World Vision-EU LEAN project trains stakeholders on unsustainable environmental practices in West Gonja

World Vision Ghana has trained chiefs, faith leaders, and some assembly members in the West Gonja Municipal in the Savannah region to end unsustainable environmental practices that harm the environment.

The training was to equip stakeholders with the requisite knowledge and skills in environmental management and prepare them adequately to care for and protect forest and land resources and prevent future environmental calamities.

It was also to introduce proven landscape restoration techniques known as Farmer-Managed Natural Regeneration (FMNR) principles to communities and farmers through the chiefs, assembly members, and faith leaders in the area.

World Vision Ghana is implementing the European Union funded Landscapes and Environmental Agility across the Nation (LEAN) project in the West Gonja Municipality and Kassena-Nankana West Districts to reverse land degradation, while contributing to national efforts to conserve biodiversity, improve livelihoods and build farmers resilience.

Addressing participants during the training, the LEAN project manager, Joseph Edwin Yelkabong, said chiefs, faith leaders, and assembly members' wielded authority and could influence the adoption of best environmental practices and there was the need to upgrade their knowledge and skills on environmental management.

He said, prolonged drought, cattle grazing, bushfires, and persistent extraction of forest resources such as rosewood and tree felling for charcoal production and wood fuel had reduced vegetation cover and resulted in a loss of biodiversity in the West Gonja area.

This he said affected soil fertility, rainfall patterns, and increased temperatures, and turned the once forested region into a degraded landscape and urged the participants to lead in efforts aimed to reverse this trend by controlling unsustainable environmental practices such as indiscriminate tree felling, charcoal production, and bush burning.

He called on them to support communities to implement environmental by-laws to curb land degradation. 'Let's encourage tree planting, and conservation agriculture practices. All of these form part of the FMNR principles. Utilising the principle will not only restore degraded lands, but help improve soil fertility, increase crop yields and improve household food security and income in the process'.

He said World Vision Ghana through the LEAN Project, was addressing the complex situation through FMNR principles that was easy, effective and less costly as they worked closely with stakeholders to restore 20 degraded parklands in selected communities in the area.

The chief of Bonyanto community, Samuel Kwaga, said, 'The consequences of environmental degradation is dire and therefore, we need to act quickly to prevent our land from becoming a desert'. Citing Sudan and Burkina Faso as example, these countries once were forested areas but bad environmental practices brought desertification.

'Unsustainable logging is increasingly destroying the environment. If this is not controlled, it will have livelihood and environmental consequences for our people in the future', he warned.

He called for collaboration to stop persistent and unsustainable extraction of forest resources that were depleting the vegetation of the area. 'This will bring along dire consequences to the people and our next generation if we do not take immediate action', the chief said.

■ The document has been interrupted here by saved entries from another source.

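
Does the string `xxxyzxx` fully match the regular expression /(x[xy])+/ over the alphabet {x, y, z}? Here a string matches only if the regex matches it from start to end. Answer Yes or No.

No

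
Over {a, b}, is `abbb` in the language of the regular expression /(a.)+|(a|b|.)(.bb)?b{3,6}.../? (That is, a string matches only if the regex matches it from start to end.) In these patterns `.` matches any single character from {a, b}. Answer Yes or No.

No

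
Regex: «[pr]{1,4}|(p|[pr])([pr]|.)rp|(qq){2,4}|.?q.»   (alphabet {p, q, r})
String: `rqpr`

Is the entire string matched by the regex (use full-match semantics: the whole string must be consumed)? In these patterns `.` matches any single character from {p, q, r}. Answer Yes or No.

No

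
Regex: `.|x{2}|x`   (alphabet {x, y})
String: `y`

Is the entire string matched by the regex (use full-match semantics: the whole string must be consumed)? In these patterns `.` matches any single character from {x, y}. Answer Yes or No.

Yes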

Fight illegal logging, indiscriminate tree felling, bushfires, and unsustainable environmental practices he said required effective collaboration and commitment from relevant authorities and stakeholders.

As a result, the participants resolved to work together to prevent land and forest degradation and to facilitate and organize relevant stakeholders to meet and hold discussions with the Overlord of Gonjaland Traditional Council to work out modalities to deal with the menace of herdsmen, commercial logging, bushfires, indiscriminate tree felling, charcoal production, and other unsustainable environmental practices.

The Presiding Member for West Gonja Municipal, Mumuni Mohammed, said it was necessary to curb environmental hazards, protect livelihoods and health, and build communities' resilience against the impact of climate change.

That, he said would strengthen the implementation of the Assembly's by-laws on sustainable environmental practices and thanked World Vision Ghana for introducing communities to FMNR principles and promised to support campaigns for adoption and integration of FMNR to farming practices.

The LEAN initiative aims at conserving biodiversity, building climate resilience, reducing emissions from land-use changes in Savanah, High forest, and Transition zones of Ghana, while helping local farmers to improve their livelihoods.

The project is being implemented by a consortium of local and international non-governmental organisations; World Vision Ghana, Rainforest Alliance, Tropenbos Ghana, and Eco Care Ghana.